New research finds 40% of organizations have experienced a cybersecurity incident, however 48% didn't disclose those incidents to the appropriate authorities.

Keeper Security, a provider of cloud-based zero-trust and zero-knowledge cybersecurity software, released findings of its Cybersecurity Disasters Survey: Incident Reporting & Disclosure. The findings reveal widespread shortcomings in reporting cybersecurity attacks and breaches, both to internal leadership and external authorities.  

The report, commissioned by Keeper Security, surveyed 400 IT and security leaders in North America and Europe to gain their insights on cyber disaster incidents, reporting and recovery. An independent research firm conducted the survey in 2023. For the purposes of this report, a cybersecurity disasters is characterized as any event that severely impacts the confidentiality, integrity or availability of an information system.

The survey reveals 74% of respondents said they were concerned about a cybersecurity disaster impacting their organization, and 40% of respondents said their organization has experienced some type of cyber disaster. Despite these concerns, reporting breaches to a company’s leadership team and to proper authorities is often avoided. 

  • External reporting: 48% of respondents were aware of a cybersecurity attack that their organization did not report to the appropriate external authorities. 
  • Internal reporting: 41% of cyberattacks were not disclosed to internal leadership. 

Of those who admit they’ve failed to report an attack or breach to leadership, 75% said they felt “guilty” for not doing so. Fear, forgetfulness, misunderstanding and poor corporate cyber-culture all contribute to widespread underreporting of security breaches. 

The top three reasons why an attack or breach was not reported to leadership were: fear of repercussion (43%); thinking reporting was unnecessary (36%); forgetting to report the incident (32%). 

Failure to report was largely based on the fear of short-term harm to the organization’s reputation (43%) and potential for financial impacts (40%). 

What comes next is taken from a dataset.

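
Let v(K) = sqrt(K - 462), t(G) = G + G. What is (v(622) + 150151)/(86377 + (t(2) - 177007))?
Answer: -150151/90626 - 2*sqrt(10)/45313 ≈ -1.6570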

Respondents also cited a strong need for senior leadership to demonstrate a vested interest in the organization’s cyber posture, and stand beside their IT and security teams, providing the resources and support they need to report and respond to attacks.  

  • A combined 48% of respondents did not think leadership would care about a cyberattack (25%) nor would respond (23%).  
  • 22% said their organizations had “no system in place” to report breaches to leadership.